Not that you needed more reasons to refuse the single use plastic water bottle, maybe knowing that there is on average 241 microplastics per liter could change the habit.
Yes, plastic is polluting our environment. Let’s turn our attention to microplastics – tiny pieces ranging from 5 millimetres down to 100 nanometres in diameter. These ocean microplastics are entering the food chain and, ultimately, our bodies.
But fish and shellfish aren’t our only food sources that can contain microplastics. Don’t even think mentally eliminating seafood from your diet. Other sources that don’t come from the sea might be of much more concern.
Not only that – the microplastic doesn’t innocently enter the digestive system and – well, get eliminated. Research has found microplastics in other body parts, like the liver.
Another marine food source of microplastics is sea salt. One kilogram can contain over 600 microplastics. If you eat the maximum daily intake of 5 grams of salt, this would mean you would typically consume three microplastics a day. Land animals also eat microplastics . Scientist have also found microplastics in honey and beer. We might be swallowing tens of microplastics with each bottle of beer.
Okay, back to the microplastics that we consume in bottled water. When researchers examined a variety of types of glass and plastic water bottles, they found microplastics in most of them. Single-use water bottles contained between two and 44 microplastics per litre, while returnable bottles contained between 28 and 241 microplastics per litre. The microplastics came from the packaging, which means we could be exposing ourselves to more of them every time we fill up a plastic bottle in order to reduce waste.
There is also evidence that microplastics in food come from indoor dust. A recent study estimated that we could get an annual dose of almost 70,000 microplastics from the dust that settles on to our dinner – and that is only one of our daily meals.
Sound the Alarm? Maybe Not
There are microplastics in the human food chain. Scientists were intrigued by this possibility and conducted an experiment to check. While they cooked in their kitchens, they left open petri dishes with sticky tape to collect dust fallout in the surrounding air.

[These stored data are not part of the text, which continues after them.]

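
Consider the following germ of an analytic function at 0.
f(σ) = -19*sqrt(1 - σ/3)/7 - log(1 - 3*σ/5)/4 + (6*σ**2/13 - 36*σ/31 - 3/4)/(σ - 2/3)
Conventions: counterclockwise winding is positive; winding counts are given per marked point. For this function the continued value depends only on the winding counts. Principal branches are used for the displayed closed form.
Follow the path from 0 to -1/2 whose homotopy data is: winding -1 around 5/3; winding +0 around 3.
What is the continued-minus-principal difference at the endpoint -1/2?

The rational part is single-valued and drops out of the difference; each branch term changes only by its own monodromy.
(-1/4)*log(1 - σ/(5/3)): each positive loop around 5/3 adds 2*pi*i to the log, so winding -1 contributes (-1/4)*(-1)*2*pi*i = (1/2)*pi*i.
(-19/7)*sqrt(1 - σ/(3)): winding +0 is even, the square root returns to the same sheet, contribution 0.
Summing the contributions at σ = -1/2 gives (1/2)*pi*i.

Continued minus principal equals (1/2)*pi*i.


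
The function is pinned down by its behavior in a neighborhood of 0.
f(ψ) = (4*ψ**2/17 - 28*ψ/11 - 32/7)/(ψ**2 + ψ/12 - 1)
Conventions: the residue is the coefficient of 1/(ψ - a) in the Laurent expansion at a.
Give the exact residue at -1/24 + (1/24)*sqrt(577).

The residue is -1439/1122 - (23447/266574)*sqrt(577).

The factor ψ**2 + ψ/12 - 1 splits as (ψ - a)(ψ - a') with a = -1/24 + (1/24)*sqrt(577), a' = -1/24 - (1/24)*sqrt(577). At the order-1 pole a set g(ψ) = (ψ - a)*f(ψ) = [4*ψ**2/17 - 28*ψ/11 - 32/7] / (ψ - a').
Simple pole: residue = g(a) at a = -1/24 + (1/24)*sqrt(577), which is -1439/1122 - (23447/266574)*sqrt(577).


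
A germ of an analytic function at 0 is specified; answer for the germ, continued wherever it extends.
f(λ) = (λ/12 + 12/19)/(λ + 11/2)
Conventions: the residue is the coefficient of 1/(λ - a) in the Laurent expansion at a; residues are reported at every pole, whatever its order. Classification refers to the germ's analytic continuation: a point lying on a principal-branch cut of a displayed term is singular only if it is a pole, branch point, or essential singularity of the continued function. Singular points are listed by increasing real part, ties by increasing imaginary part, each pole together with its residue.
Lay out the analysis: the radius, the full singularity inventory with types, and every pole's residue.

Radius of convergence at 0: 11/2.
At -11/2: a pole of order 1; residue 79/456.

Denominator factor (λ + 11/2): pole of order 1 at -11/2, modulus 11/2.
The radius of convergence is the smallest modulus among the singular points: 11/2.
At the order-1 pole -11/2 set g(λ) = (λ - (-11/2))*f(λ) = λ/12 + 12/19.
Simple pole: residue = g(a) at a = -11/2, which is 79/456.


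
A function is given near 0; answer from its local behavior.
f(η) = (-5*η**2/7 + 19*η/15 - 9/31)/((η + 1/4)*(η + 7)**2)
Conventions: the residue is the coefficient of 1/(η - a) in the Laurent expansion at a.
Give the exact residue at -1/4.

At the order-1 pole -1/4 set g(η) = (η - (-1/4))*f(η) = (-5*η**2/7 + 19*η/15 - 9/31)/(η + 7)**2.
Simple pole: residue = g(a) at a = -1/4, which is -33937/2372895.

The residue is -33937/2372895.


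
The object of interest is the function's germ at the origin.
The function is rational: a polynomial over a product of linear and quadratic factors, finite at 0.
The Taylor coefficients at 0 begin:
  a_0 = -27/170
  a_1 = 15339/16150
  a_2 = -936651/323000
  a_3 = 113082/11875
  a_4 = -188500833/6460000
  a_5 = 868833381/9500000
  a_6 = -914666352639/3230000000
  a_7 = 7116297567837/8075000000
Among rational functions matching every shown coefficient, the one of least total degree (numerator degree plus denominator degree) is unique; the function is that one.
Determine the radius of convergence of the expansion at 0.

The radius of convergence is 11/4 - (1/12)*sqrt(849).

No rational of total degree below 5 reproduces all 8 coefficients; solving the [1/4] Pade equations on them gives f(β) = (9/34 - 17*β/19)/((β**2 + 7*β/10 - 1)*(β**2 + 11*β/2 + 5/3)), whose expansion matches every shown term.
Denominator factor (β**2 + 11*β/2 + 5/3): discriminant 283/12, real irrational roots -11/4 + (1/12)*sqrt(849) and -11/4 - (1/12)*sqrt(849); poles of order 1, moduli 11/4 - (1/12)*sqrt(849) and 11/4 + (1/12)*sqrt(849).
Denominator factor (β**2 + 7*β/10 - 1): discriminant 449/100, real irrational roots -7/20 + (1/20)*sqrt(449) and -7/20 - (1/20)*sqrt(449); poles of order 1, moduli -7/20 + (1/20)*sqrt(449) and 7/20 + (1/20)*sqrt(449).
The radius of convergence is the smallest modulus among the singular points: 11/4 - (1/12)*sqrt(849).


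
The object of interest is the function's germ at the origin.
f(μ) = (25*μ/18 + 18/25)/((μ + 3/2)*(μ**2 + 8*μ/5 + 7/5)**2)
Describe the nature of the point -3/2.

The denominator factor μ + 3/2 vanishes at -3/2 and appears to the power 1; the numerator there equals -409/300, nonzero, and no other factor vanishes.
Hence a pole whose order is the multiplicity, 1.

The point is a pole of order 1.


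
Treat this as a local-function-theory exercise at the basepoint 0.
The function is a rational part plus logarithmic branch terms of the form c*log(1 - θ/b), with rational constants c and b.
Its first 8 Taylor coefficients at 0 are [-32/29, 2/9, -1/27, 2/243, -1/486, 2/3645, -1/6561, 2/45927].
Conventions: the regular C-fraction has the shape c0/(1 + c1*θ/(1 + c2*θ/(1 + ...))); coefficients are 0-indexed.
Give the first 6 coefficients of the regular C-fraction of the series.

The regular C-fraction coefficients are [-32/29, 29/144, -5/144, -4/15, 13/30, 2/117].

Taylor coefficients (read off): a_0 = -32/29, a_1 = 2/9, a_2 = -1/27, a_3 = 2/243, a_4 = -1/486, a_5 = 2/3645.
c0 = a_0 = -32/29. Peel one level at a time: if S = 1 + c*θ/S' with S'(0) = 1, then c is the θ-coefficient of S and S' = c*θ/(S - 1).
S_1 = c0/f = 1 + (29/144)*θ + (145/20736)*θ^2 + ...; c1 = 29/144.
S_2 = c1*θ/(S_1 - 1) = 1 + (-5/144)*θ + (-1/108)*θ^2 + ...; c2 = -5/144.
S_3 = c2*θ/(S_2 - 1) = 1 + (-4/15)*θ + (26/225)*θ^2 + ...; c3 = -4/15.
S_4 = c3*θ/(S_3 - 1) = 1 + (13/30)*θ + (-1/135)*θ^2 + ...; c4 = 13/30.
S_5 = c4*θ/(S_4 - 1) = 1 + (2/117)*θ + ...; c5 = 2/117.


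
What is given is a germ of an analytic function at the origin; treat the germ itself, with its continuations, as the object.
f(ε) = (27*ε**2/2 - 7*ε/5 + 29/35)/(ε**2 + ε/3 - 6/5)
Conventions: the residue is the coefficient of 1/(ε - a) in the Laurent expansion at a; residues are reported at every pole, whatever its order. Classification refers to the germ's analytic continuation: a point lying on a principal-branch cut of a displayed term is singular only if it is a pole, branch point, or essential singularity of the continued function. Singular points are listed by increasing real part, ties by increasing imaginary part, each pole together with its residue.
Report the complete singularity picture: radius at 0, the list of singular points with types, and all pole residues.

Radius of convergence at 0: -1/6 + (1/30)*sqrt(1105).
At -1/6 - (1/30)*sqrt(1105): a pole of order 1; residue -59/20 - (89/364)*sqrt(1105).
At -1/6 + (1/30)*sqrt(1105): a pole of order 1; residue -59/20 + (89/364)*sqrt(1105).

Denominator factor (ε**2 + ε/3 - 6/5): discriminant 221/45, real irrational roots -1/6 + (1/30)*sqrt(1105) and -1/6 - (1/30)*sqrt(1105); poles of order 1, moduli -1/6 + (1/30)*sqrt(1105) and 1/6 + (1/30)*sqrt(1105).
The radius of convergence is the smallest modulus among the singular points: -1/6 + (1/30)*sqrt(1105).
The factor ε**2 + ε/3 - 6/5 splits as (ε - a)(ε - a') with a = -1/6 - (1/30)*sqrt(1105), a' = -1/6 + (1/30)*sqrt(1105). At the order-1 pole a set g(ε) = (ε - a)*f(ε) = [27*ε**2/2 - 7*ε/5 + 29/35] / (ε - a').
Simple pole: residue = g(a) at a = -1/6 - (1/30)*sqrt(1105), which is -59/20 - (89/364)*sqrt(1105).
The factor ε**2 + ε/3 - 6/5 splits as (ε - a)(ε - a') with a = -1/6 + (1/30)*sqrt(1105), a' = -1/6 - (1/30)*sqrt(1105). At the order-1 pole a set g(ε) = (ε - a)*f(ε) = [27*ε**2/2 - 7*ε/5 + 29/35] / (ε - a').
Simple pole: residue = g(a) at a = -1/6 + (1/30)*sqrt(1105), which is -59/20 + (89/364)*sqrt(1105).
List the singular points by increasing real part (a conjugate pair: the negative imaginary part first).


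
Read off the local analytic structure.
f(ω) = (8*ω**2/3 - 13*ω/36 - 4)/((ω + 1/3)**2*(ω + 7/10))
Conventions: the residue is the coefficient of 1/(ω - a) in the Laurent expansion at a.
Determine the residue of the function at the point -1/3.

At the order-2 pole -1/3 set g(ω) = (ω - (-1/3))^2*f(ω) = (8*ω**2/3 - 13*ω/36 - 4)/(ω + 7/10).
Order-2 pole: residue = g'(a); g'(-1/3) = 15115/726, so the residue is 15115/726.

The residue is 15115/726.


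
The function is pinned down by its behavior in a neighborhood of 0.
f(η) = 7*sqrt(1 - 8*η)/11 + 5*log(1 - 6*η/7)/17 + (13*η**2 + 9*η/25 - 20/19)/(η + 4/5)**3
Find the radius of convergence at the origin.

Denominator factor (η + 4/5)^3: pole of order 3 at -4/5, modulus 4/5.
Branch term (5/17)*log(1 - η/(7/6)): its argument vanishes at η = 7/6, a logarithmic branch point, modulus 7/6.
Branch term (7/11)*sqrt(1 - η/(1/8)): its argument vanishes at η = 1/8, a square-root branch point, modulus 1/8.
The radius of convergence is the smallest modulus among the singular points: 1/8.

The radius of convergence is 1/8.


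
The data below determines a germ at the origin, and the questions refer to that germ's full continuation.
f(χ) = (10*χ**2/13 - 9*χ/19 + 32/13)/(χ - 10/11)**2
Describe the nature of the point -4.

The point is a regular point.

Denominator factors: χ - 10/11 = -54/11 at χ = -4 — none vanishes.
So the germ continues analytically to -4.


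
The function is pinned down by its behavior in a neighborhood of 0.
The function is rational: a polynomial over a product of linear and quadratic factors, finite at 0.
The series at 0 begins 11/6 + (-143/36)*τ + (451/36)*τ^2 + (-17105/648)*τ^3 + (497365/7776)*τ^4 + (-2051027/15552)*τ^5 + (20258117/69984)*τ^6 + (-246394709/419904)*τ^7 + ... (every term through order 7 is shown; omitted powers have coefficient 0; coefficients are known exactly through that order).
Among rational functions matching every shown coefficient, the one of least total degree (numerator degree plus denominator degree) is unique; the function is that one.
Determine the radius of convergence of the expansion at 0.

No rational of total degree below 3 reproduces all 8 coefficients; solving the [0/3] Pade equations on them gives f(τ) = -4/(11*(τ - 2/3)*(τ + 6/11)**2), whose expansion matches every shown term.
Denominator factor (τ + 6/11)^2: pole of order 2 at -6/11, modulus 6/11.
Denominator factor (τ - 2/3): pole of order 1 at 2/3, modulus 2/3.
The radius of convergence is the smallest modulus among the singular points: 6/11.

The radius of convergence is 6/11.


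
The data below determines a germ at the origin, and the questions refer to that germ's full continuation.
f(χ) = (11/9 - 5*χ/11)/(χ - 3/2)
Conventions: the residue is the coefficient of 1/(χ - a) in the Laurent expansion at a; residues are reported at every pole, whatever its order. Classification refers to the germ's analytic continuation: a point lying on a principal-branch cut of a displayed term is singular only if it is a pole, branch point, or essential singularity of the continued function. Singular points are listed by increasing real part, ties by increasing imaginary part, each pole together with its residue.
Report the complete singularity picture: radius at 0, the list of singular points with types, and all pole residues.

Denominator factor (χ - 3/2): pole of order 1 at 3/2, modulus 3/2.
The radius of convergence is the smallest modulus among the singular points: 3/2.
At the order-1 pole 3/2 set g(χ) = (χ - (3/2))*f(χ) = 11/9 - 5*χ/11.
Simple pole: residue = g(a) at a = 3/2, which is 107/198.

Radius of convergence at 0: 3/2.
At 3/2: a pole of order 1; residue 107/198.


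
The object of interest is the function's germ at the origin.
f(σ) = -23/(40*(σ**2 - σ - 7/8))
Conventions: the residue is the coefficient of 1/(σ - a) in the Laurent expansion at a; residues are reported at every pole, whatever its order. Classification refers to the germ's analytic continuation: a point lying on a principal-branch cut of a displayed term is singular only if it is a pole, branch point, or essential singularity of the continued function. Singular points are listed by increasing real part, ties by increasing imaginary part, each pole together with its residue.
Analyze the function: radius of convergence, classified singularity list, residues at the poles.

Radius of convergence at 0: -1/2 + (3/4)*sqrt(2).
At 1/2 - (3/4)*sqrt(2): a pole of order 1; residue (23/120)*sqrt(2).
At 1/2 + (3/4)*sqrt(2): a pole of order 1; residue -(23/120)*sqrt(2).

Denominator factor (σ**2 - σ - 7/8): discriminant 9/2, real irrational roots 1/2 + (3/4)*sqrt(2) and 1/2 - (3/4)*sqrt(2); poles of order 1, moduli 1/2 + (3/4)*sqrt(2) and -1/2 + (3/4)*sqrt(2).
The radius of convergence is the smallest modulus among the singular points: -1/2 + (3/4)*sqrt(2).
The factor σ**2 - σ - 7/8 splits as (σ - a)(σ - a') with a = 1/2 - (3/4)*sqrt(2), a' = 1/2 + (3/4)*sqrt(2). At the order-1 pole a set g(σ) = (σ - a)*f(σ) = [-23/40] / (σ - a').
Simple pole: residue = g(a) at a = 1/2 - (3/4)*sqrt(2), which is (23/120)*sqrt(2).
The factor σ**2 - σ - 7/8 splits as (σ - a)(σ - a') with a = 1/2 + (3/4)*sqrt(2), a' = 1/2 - (3/4)*sqrt(2). At the order-1 pole a set g(σ) = (σ - a)*f(σ) = [-23/40] / (σ - a').
Simple pole: residue = g(a) at a = 1/2 + (3/4)*sqrt(2), which is -(23/120)*sqrt(2).
List the singular points by increasing real part (a conjugate pair: the negative imaginary part first).


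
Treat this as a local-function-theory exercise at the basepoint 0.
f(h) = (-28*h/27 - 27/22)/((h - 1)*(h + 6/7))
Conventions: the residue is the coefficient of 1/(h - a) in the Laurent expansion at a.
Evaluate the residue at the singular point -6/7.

The residue is 469/2574.

At the order-1 pole -6/7 set g(h) = (h - (-6/7))*f(h) = (-28*h/27 - 27/22)/(h - 1).
Simple pole: residue = g(a) at a = -6/7, which is 469/2574.


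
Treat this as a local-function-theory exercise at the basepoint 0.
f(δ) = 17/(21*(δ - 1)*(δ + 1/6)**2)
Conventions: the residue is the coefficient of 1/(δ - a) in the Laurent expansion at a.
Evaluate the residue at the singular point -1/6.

At the order-2 pole -1/6 set g(δ) = (δ - (-1/6))^2*f(δ) = 17/(21*(δ - 1)).
Order-2 pole: residue = g'(a); g'(-1/6) = -204/343, so the residue is -204/343.

The residue is -204/343.


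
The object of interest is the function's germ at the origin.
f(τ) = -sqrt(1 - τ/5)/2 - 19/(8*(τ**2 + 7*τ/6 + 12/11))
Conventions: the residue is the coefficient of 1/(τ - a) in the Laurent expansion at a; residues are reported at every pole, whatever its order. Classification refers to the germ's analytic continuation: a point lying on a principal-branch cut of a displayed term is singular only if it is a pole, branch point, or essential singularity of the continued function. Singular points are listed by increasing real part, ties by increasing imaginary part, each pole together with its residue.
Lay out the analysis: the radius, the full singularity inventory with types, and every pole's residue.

Radius of convergence at 0: (2/11)*sqrt(33).
At (-7/12) - ((1/132)*sqrt(13079))*i: a pole of order 1; residue -((57/4756)*sqrt(13079))*i.
At (-7/12) + ((1/132)*sqrt(13079))*i: a pole of order 1; residue ((57/4756)*sqrt(13079))*i.
At 5: an algebraic (square-root) branch point.

Denominator factor (τ**2 + 7*τ/6 + 12/11): discriminant -1189/396, complex-conjugate roots (-7/12) + ((1/132)*sqrt(13079))*i and (-7/12) - ((1/132)*sqrt(13079))*i; poles of order 1, moduli (2/11)*sqrt(33) and (2/11)*sqrt(33).
Branch term (-1/2)*sqrt(1 - τ/(5)): its argument vanishes at τ = 5, a square-root branch point, modulus 5.
The radius of convergence is the smallest modulus among the singular points: (2/11)*sqrt(33).
The branch term is analytic at (-7/12) - ((1/132)*sqrt(13079))*i and contributes nothing to the residue; only the rational part matters.
The factor τ**2 + 7*τ/6 + 12/11 splits as (τ - a)(τ - a') with a = (-7/12) - ((1/132)*sqrt(13079))*i, a' = (-7/12) + ((1/132)*sqrt(13079))*i. At the order-1 pole a set g(τ) = (τ - a)*(rational part) = [-19/8] / (τ - a').
Simple pole: residue = g(a) at a = (-7/12) - ((1/132)*sqrt(13079))*i, which is -((57/4756)*sqrt(13079))*i.
The branch term is analytic at (-7/12) + ((1/132)*sqrt(13079))*i and contributes nothing to the residue; only the rational part matters.
The factor τ**2 + 7*τ/6 + 12/11 splits as (τ - a)(τ - a') with a = (-7/12) + ((1/132)*sqrt(13079))*i, a' = (-7/12) - ((1/132)*sqrt(13079))*i. At the order-1 pole a set g(τ) = (τ - a)*(rational part) = [-19/8] / (τ - a').
Simple pole: residue = g(a) at a = (-7/12) + ((1/132)*sqrt(13079))*i, which is ((57/4756)*sqrt(13079))*i.
List the singular points by increasing real part (a conjugate pair: the negative imaginary part first).


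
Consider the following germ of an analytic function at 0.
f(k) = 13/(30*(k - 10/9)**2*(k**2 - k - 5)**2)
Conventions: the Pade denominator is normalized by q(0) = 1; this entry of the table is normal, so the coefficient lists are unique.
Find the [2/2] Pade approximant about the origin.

The Pade approximant has numerator coefficients [351/25000, 3435237/826062500, 67270203/8260625000]; denominator coefficients [1, -14589/13217, -138319/1321700].

Taylor coefficients needed (expand at 0): a_0 = 351/25000, a_1 = 2457/125000, a_2 = 78273/2500000, a_3 = 57213/1562500, a_4 = 10923471/250000000.
Write the denominator as Q(k) = 1 + q1*k + q2*k^2. Requiring Q*f - P = O(k^5) with deg P <= 2 kills the coefficients of k^3..k^4 in Q*f:
  k^3: a_3 + q1*a_2 + q2*a_1 = 0, i.e. 57213/1562500 + (78273/2500000)*q1 + (2457/125000)*q2 = 0.
  k^4: a_4 + q1*a_3 + q2*a_2 = 0, i.e. 10923471/250000000 + (57213/1562500)*q1 + (78273/2500000)*q2 = 0.
Solving this linear system: q1 = -14589/13217, q2 = -138319/1321700.
The numerator is Q*f truncated at degree 2: P0 = a_0 = 351/25000; P1 = a_1 + q1*a_0 = 3435237/826062500; P2 = a_2 + q1*a_1 + q2*a_0 = 67270203/8260625000.


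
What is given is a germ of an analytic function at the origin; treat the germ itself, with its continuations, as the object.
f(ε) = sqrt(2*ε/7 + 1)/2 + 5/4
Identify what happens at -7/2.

The point is an algebraic (square-root) branch point.

The term (1/2)*sqrt(1 - ε/(-7/2)) has argument 1 - -7/2/(-7/2) = 0 at -7/2: a square-root (algebraic, two-sheeted) branch point; the remaining terms are analytic or single-valued there.


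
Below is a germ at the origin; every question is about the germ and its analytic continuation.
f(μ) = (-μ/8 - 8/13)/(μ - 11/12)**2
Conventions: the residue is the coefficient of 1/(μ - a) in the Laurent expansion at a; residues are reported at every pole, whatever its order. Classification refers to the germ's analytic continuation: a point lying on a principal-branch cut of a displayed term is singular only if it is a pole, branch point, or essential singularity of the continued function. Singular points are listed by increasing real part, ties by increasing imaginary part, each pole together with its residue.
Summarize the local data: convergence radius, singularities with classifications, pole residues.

Radius of convergence at 0: 11/12.
At 11/12: a pole of order 2; residue -1/8.

Denominator factor (μ - 11/12)^2: pole of order 2 at 11/12, modulus 11/12.
The radius of convergence is the smallest modulus among the singular points: 11/12.
At the order-2 pole 11/12 set g(μ) = (μ - (11/12))^2*f(μ) = -μ/8 - 8/13.
Order-2 pole: residue = g'(a); g'(11/12) = -1/8, so the residue is -1/8.


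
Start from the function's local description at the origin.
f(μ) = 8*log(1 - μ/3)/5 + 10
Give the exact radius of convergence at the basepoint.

The radius of convergence is 3.

Branch term (8/5)*log(1 - μ/(3)): its argument vanishes at μ = 3, a logarithmic branch point, modulus 3.
The radius of convergence is the smallest modulus among the singular points: 3.


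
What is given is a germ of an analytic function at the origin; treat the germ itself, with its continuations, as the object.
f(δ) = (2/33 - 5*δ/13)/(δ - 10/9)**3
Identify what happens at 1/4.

The point is a regular point.

Denominator factors: δ - 10/9 = -31/36 at δ = 1/4 — none vanishes.
So the germ continues analytically to 1/4.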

They compared the amounts of plastic fibers in this dust with the quantities they found in mussels collected around the Scottish coast. The results suggest that while a regular UK consumer might ingest 100 plastic particles a year from eating mussels, their average exposure to plastic particles during meals from household dust is well over 10,000 per year.
In sum, the evidence about the dangers of plastics and microplastics in the marine environment is far from conclusive. There are important gaps in scientists’ knowledge that need filled, particularly where plastic particles are likely to accumulate in large amounts over long periods and how this potentially affects ecosystems. Or are they readily eliminated and pose little threat to humans. The jury is still out.
But it is important not to speculate while overstating risks, and instead engage with the actual evidence. Otherwise it will detract from our ability to manage plastic pollution in the most effective way and have a clear sense of the right priorities. Stay informed, question alarming statements and for all the other MANY important reasons continue to SAY NO TO SINGLE USE PLASTIC – Recycle is not enough – refuse, reuse.